More than 5,000 U.S. military personnel have died in Iraq and Afghanistan and another 50,000 were wounded in action.

For the wounded, the support the United States Department of Veterans Affairs provides is not enough, which is why a group of military wives and mothers have stepped in forming a group called the Semper Fi & America's Fund.

"What I’ll tell you is I’m successful today because in a very crucial time I had a strong foundation of support that was able to anticipate what I needed provide it, for me, whether it be Financial or, as I mentioned earlier, a holistic type approach to just decompress but they provided that support," said 50-year-old retired Master Sgt. Davey Lind.

Lind is now a jiu-jitsu coach who continues to inspire others. 

Lind lost both legs in an IED explosion more than 14 years ago on his third deployment to Iraq.  He survived, but military doctors told him it would take at least a year before he could begin walking again.

The Purple Heart recipient defied the odds doing it in just two months, enduring numerous surgeries and grueling physical therapies.

Lind was able to walk down the aisle of his friend’s wedding - and stood tall at his own promotion.

"It is imperative to the success of that veteran in that veteran's family it's imperative, and then the safety net of knowing that you're not going to be abandoned that somebody's going to be looking out for you," Lind added.

Lind noted the additional support came from his family, and what he calls his "extended family"—The Semper Fi & America’s Fund, often simply referred to as "the Fund."

It’s an organization founded in 2003 by a small group of military spouses, who assembled and distributed bags filled with toiletries for marines and sailors returning from Operation Iraqi Freedom.

But as waves more of the wounded kept coming home, "The Fund" grew.

Since then, the non-profit has provided $260 million in financial assistance and direct support like counseling and job training for more than 27,000 service members.

For Lind, one of his first needs was getting a wheelchair through the front door to see his family.

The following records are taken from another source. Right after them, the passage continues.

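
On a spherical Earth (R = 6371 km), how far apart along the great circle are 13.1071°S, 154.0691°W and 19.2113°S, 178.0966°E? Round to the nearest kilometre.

Δλ = 178.0966 − -154.0691 = 332.1657°; wrapped into (−180°, 180°]: -27.8343°.
Δφ = -19.2113 − -13.1071 = -6.1042°.
a = sin²(Δφ/2) + cos φ₁ · cos φ₂ · sin²(Δλ/2) = 0.056039.
c = 2·atan2(√a, √(1−a)) = 0.47799 rad → d = 6371·c ≈ 3045.28 km.

3045 km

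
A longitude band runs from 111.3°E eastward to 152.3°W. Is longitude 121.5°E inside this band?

Yes

Band width going east from +111.3° to -152.3°: ((-152.3 − 111.3) mod 360) = 96.4°.
Offset of +121.5° east of the west edge: ((121.5 − 111.3) mod 360) = 10.2°.
10.2° ≤ 96.4° ⇒ inside.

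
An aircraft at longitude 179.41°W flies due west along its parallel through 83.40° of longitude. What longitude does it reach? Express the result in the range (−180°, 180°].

97.19°E

Start at -179.41°; shift −83.40° → -262.81°.
-262.81° lies outside (−180°, 180°]; add 360° → +97.19°.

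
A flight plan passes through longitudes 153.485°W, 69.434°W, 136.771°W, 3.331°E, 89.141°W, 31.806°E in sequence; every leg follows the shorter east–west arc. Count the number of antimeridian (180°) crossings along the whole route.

Leg 1: -153.485° → -69.434°, shortest Δλ = 84.051° (east) — does not cross 180°.
Leg 2: -69.434° → -136.771°, shortest Δλ = -67.337° (west) — does not cross 180°.
Leg 3: -136.771° → +3.331°, shortest Δλ = 140.102° (east) — does not cross 180°.
Leg 4: +3.331° → -89.141°, shortest Δλ = -92.472° (west) — does not cross 180°.
Leg 5: -89.141° → +31.806°, shortest Δλ = 120.947° (east) — does not cross 180°.
Total crossings: 0.

0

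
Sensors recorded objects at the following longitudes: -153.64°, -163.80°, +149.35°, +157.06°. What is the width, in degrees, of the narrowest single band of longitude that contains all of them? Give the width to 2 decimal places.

Sort the longitudes: -163.80°, -153.64°, +149.35°, +157.06°.
Eastward gaps between consecutive values (wrapping around): 10.16°, 302.99°, 7.71°, 39.14°.
Largest gap = 302.99° ⇒ minimal covering band is its complement: 360° − 302.99° = 57.01°.
Band runs from +149.35° eastward to -153.64°, crossing the antimeridian.

57.01°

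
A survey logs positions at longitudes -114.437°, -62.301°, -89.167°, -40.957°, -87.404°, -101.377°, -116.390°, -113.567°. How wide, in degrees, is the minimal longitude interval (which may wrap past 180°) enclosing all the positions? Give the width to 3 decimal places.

75.433°

Sort the longitudes: -116.390°, -114.437°, -113.567°, -101.377°, -89.167°, -87.404°, -62.301°, -40.957°.
Eastward gaps between consecutive values (wrapping around): 1.953°, 0.870°, 12.190°, 12.210°, 1.763°, 25.103°, 21.344°, 284.567°.
Largest gap = 284.567° ⇒ minimal covering band is its complement: 360° − 284.567° = 75.433°.
Band runs from -116.390° eastward to -40.957°.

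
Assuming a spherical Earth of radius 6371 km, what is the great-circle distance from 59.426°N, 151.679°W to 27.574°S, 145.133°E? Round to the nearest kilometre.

Δλ = 145.133 − -151.679 = 296.812°; wrapped into (−180°, 180°]: -63.188°.
Δφ = -27.574 − 59.426 = -87.000°.
a = sin²(Δφ/2) + cos φ₁ · cos φ₂ · sin²(Δλ/2) = 0.597583.
c = 2·atan2(√a, √(1−a)) = 1.76722 rad → d = 6371·c ≈ 11258.97 km.

11259 km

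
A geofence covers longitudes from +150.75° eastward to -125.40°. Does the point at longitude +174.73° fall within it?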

Sondria Saylor was assigned as his case manager.

"We do lots of home modifications for a handicap so really we try to think outside the box, you know what is the need what's going to help their quality of life, and then we see if we can help. And I think it's not just meeting those material needs, which of course there's many when you first come home from the hospital and then throughout your recovery, but it's just being there. As a support system, you know being there as a friend," she said.

The Fund is committed to providing a lifetime of support to the combat wounded, critically ill service members, military family members, and veterans.